One of many targets we set internally for this program over the first few years was that each team is bigger and stronger than the team before it. It took two to three years to bring player body composition numbers up to averages seen in NCAA DI collegiate baseball teams. Consider that most players currently in the 2021 season started working with us and setting their foundations at the 14u level.
Average 18u weight and lean mass data assessed at the end of Winter hypertrophy training seasons. For reference, NCAA DI average weight 188-200lbs and lean mass 159-168lbs (Czeck et al, 2019) corrected upward for bias between caliper- and DXA-based analysis.
Given past experience with us, the 18u program involves greater player accountability and resources as well as more advanced team discussions on a variety of sports nutrition topics. Even still, we continue to take very contextual, value-oriented approaches to motivating players with process/outcome goals and paces that are appropriate to them as individuals… which is one great oversight made by many nutrition programs – treating a team according to an average or the lowest common denominator when it is really a group of individuals.

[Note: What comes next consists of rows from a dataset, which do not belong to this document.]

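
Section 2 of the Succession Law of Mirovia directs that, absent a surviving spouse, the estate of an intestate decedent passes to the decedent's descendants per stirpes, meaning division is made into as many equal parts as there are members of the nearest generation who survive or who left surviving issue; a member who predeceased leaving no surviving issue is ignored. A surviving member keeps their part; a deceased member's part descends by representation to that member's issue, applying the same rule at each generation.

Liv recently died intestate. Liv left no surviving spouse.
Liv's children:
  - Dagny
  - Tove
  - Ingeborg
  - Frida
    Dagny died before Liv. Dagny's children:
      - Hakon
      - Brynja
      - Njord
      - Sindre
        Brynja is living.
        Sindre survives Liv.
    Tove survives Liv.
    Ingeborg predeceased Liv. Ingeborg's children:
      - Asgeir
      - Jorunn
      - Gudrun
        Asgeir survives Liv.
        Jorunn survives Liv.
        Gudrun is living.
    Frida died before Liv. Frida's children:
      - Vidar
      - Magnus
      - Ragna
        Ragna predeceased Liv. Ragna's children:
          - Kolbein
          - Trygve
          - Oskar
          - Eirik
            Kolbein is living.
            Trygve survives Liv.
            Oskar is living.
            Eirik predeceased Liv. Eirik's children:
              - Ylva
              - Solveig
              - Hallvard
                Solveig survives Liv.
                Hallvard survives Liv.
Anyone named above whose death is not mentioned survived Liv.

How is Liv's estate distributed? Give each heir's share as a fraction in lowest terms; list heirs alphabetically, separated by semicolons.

There is no surviving spouse, so the entire estate passes to Liv's descendants per stirpes.
The estate is divided into 4 equal shares of 1/4 among Dagny, Tove, Ingeborg, Frida.
Dagny predeceased; the 1/4 allotted to Dagny's branch passes to Dagny's issue by representation.
The 1/4 is divided into 4 equal shares of 1/16 among Hakon, Brynja, Njord, Sindre.
Hakon is living and takes 1/16.
Brynja is living and takes 1/16.
Njord is living and takes 1/16.
Sindre is living and takes 1/16.
Tove is living and takes 1/4.
Ingeborg predeceased; the 1/4 allotted to Ingeborg's branch passes to Ingeborg's issue by representation.
The 1/4 is divided into 3 equal shares of 1/12 among Asgeir, Jorunn, Gudrun.
Asgeir is living and takes 1/12.
Jorunn is living and takes 1/12.
Gudrun is living and takes 1/12.
Frida predeceased; the 1/4 allotted to Frida's branch passes to Frida's issue by representation.
The 1/4 is divided into 3 equal shares of 1/12 among Vidar, Magnus, Ragna.
Vidar is living and takes 1/12.
Magnus is living and takes 1/12.
Ragna predeceased; the 1/12 allotted to Ragna's branch passes to Ragna's issue by representation.
The 1/12 is divided into 4 equal shares of 1/48 among Kolbein, Trygve, Oskar, Eirik.
Kolbein is living and takes 1/48.
Trygve is living and takes 1/48.
Oskar is living and takes 1/48.
Eirik predeceased; the 1/48 allotted to Eirik's branch passes to Eirik's issue by representation.
The 1/48 is divided into 3 equal shares of 1/144 among Ylva, Solveig, Hallvard.
Ylva is living and takes 1/144.
Solveig is living and takes 1/144.
Hallvard is living and takes 1/144.

Asgeir 1/12; Brynja 1/16; Gudrun 1/12; Hakon 1/16; Hallvard 1/144; Jorunn 1/12; Kolbein 1/48; Magnus 1/12; Njord 1/16; Oskar 1/48; Sindre 1/16; Solveig 1/144; Tove 1/4; Trygve 1/48; Vidar 1/12; Ylva 1/144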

We see both greater Winter training gains and better Summer league performance with nutrition.
Over Winter training, players who utilized nutrition resources gained an extra five to seven pounds of lean mass.

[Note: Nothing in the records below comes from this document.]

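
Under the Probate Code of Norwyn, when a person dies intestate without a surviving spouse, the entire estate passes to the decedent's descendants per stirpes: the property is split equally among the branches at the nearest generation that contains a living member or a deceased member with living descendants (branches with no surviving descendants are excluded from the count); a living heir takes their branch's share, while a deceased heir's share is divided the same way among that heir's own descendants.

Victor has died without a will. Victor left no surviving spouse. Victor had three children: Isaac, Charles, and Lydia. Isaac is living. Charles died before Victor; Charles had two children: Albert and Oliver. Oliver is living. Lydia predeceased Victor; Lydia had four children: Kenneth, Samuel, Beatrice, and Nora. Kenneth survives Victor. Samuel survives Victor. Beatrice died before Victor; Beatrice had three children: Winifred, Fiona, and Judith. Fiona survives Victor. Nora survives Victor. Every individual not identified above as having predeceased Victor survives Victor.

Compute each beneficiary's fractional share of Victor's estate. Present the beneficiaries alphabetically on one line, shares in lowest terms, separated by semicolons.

There is no surviving spouse, so the entire estate passes to Victor's descendants per stirpes.
The estate is divided into 3 equal shares of 1/3 among Isaac, Charles, Lydia.
Isaac is living and takes 1/3.
Charles predeceased; the 1/3 allotted to Charles's branch passes to Charles's issue by representation.
The 1/3 is divided into 2 equal shares of 1/6 among Albert, Oliver.
Albert is living and takes 1/6.
Oliver is living and takes 1/6.
Lydia predeceased; the 1/3 allotted to Lydia's branch passes to Lydia's issue by representation.
The 1/3 is divided into 4 equal shares of 1/12 among Kenneth, Samuel, Beatrice, Nora.
Kenneth is living and takes 1/12.
Samuel is living and takes 1/12.
Beatrice predeceased; the 1/12 allotted to Beatrice's branch passes to Beatrice's issue by representation.
The 1/12 is divided into 3 equal shares of 1/36 among Winifred, Fiona, Judith.
Winifred is living and takes 1/36.
Fiona is living and takes 1/36.
Judith is living and takes 1/36.
Nora is living and takes 1/12.

Albert 1/6; Fiona 1/36; Isaac 1/3; Judith 1/36; Kenneth 1/12; Nora 1/12; Oliver 1/6; Samuel 1/12; Winifred 1/36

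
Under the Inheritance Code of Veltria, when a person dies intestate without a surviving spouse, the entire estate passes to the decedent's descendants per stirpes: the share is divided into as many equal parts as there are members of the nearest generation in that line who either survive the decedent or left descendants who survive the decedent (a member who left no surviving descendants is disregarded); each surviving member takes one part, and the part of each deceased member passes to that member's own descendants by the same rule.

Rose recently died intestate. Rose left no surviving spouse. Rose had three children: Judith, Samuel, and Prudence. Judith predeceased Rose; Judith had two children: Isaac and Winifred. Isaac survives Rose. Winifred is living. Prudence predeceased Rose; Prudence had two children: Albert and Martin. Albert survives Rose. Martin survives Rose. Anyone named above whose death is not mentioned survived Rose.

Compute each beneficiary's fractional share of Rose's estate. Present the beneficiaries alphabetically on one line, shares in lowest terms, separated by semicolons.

Albert 1/6; Isaac 1/6; Martin 1/6; Samuel 1/3; Winifred 1/6

There is no surviving spouse, so the entire estate passes to Rose's descendants per stirpes.
The estate is divided into 3 equal shares of 1/3 among Judith, Samuel, Prudence.
Judith predeceased; the 1/3 allotted to Judith's branch passes to Judith's issue by representation.
The 1/3 is divided into 2 equal shares of 1/6 among Isaac, Winifred.
Isaac is living and takes 1/6.
Winifred is living and takes 1/6.
Samuel is living and takes 1/3.
Prudence predeceased; the 1/3 allotted to Prudence's branch passes to Prudence's issue by representation.
The 1/3 is divided into 2 equal shares of 1/6 among Albert, Martin.
Albert is living and takes 1/6.
Martin is living and takes 1/6.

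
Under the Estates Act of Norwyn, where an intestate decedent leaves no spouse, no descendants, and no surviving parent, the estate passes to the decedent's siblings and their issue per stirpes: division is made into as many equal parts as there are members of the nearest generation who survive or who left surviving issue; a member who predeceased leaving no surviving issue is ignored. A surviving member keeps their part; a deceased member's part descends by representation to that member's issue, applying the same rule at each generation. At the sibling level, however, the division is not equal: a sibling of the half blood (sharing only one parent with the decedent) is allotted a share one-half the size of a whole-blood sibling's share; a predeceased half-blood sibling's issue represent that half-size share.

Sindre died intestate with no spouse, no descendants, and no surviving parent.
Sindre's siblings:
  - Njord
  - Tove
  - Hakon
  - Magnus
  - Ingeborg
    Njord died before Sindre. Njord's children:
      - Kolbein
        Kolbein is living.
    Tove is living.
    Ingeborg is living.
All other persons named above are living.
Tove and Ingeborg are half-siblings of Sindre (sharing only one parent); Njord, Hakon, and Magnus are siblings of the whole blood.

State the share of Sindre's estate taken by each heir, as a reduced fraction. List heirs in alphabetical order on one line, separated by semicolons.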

* indicates significant statistical difference vs. “Limited” utilization, p<0.05. There was no correlation between initial lean mass and change in lean mass, change in lean mass percent, or nutrition utilization (R^2<0.05). Thus, it is quite likely that this nutrition program was important for optimizing lean mass gains from training.
Home run rates were about four times higher with nutrition utilization (2.3% vs. 0.6%, p<0.05) and were correlated with lean mass such that every 10 pounds of lean mass was associated with almost one extra home run per 50 at-bats (R^2=0.43). More lean mass simply means stronger, faster, and more injury-resistant athletes. Interestingly, lean mass was not well associated with slugging percentage while nutrition utilization still was – likely because base hits and outs heavily influence slugging percentage… thus lean mass (through strength/power interactions) will not be as well correlated, while other nutrition impacts on performance such as mental and physical fatigue resistance will be. And this is exactly what coaches reported: their players are not only stronger, but much higher energy through doubleheaders.
* indicates significant statistical difference vs. nutrition utilization, p<0.05.
Win percentage increased about 10% per year since data was collected and the most recent season record (including tournament games) was an impressive 38-8.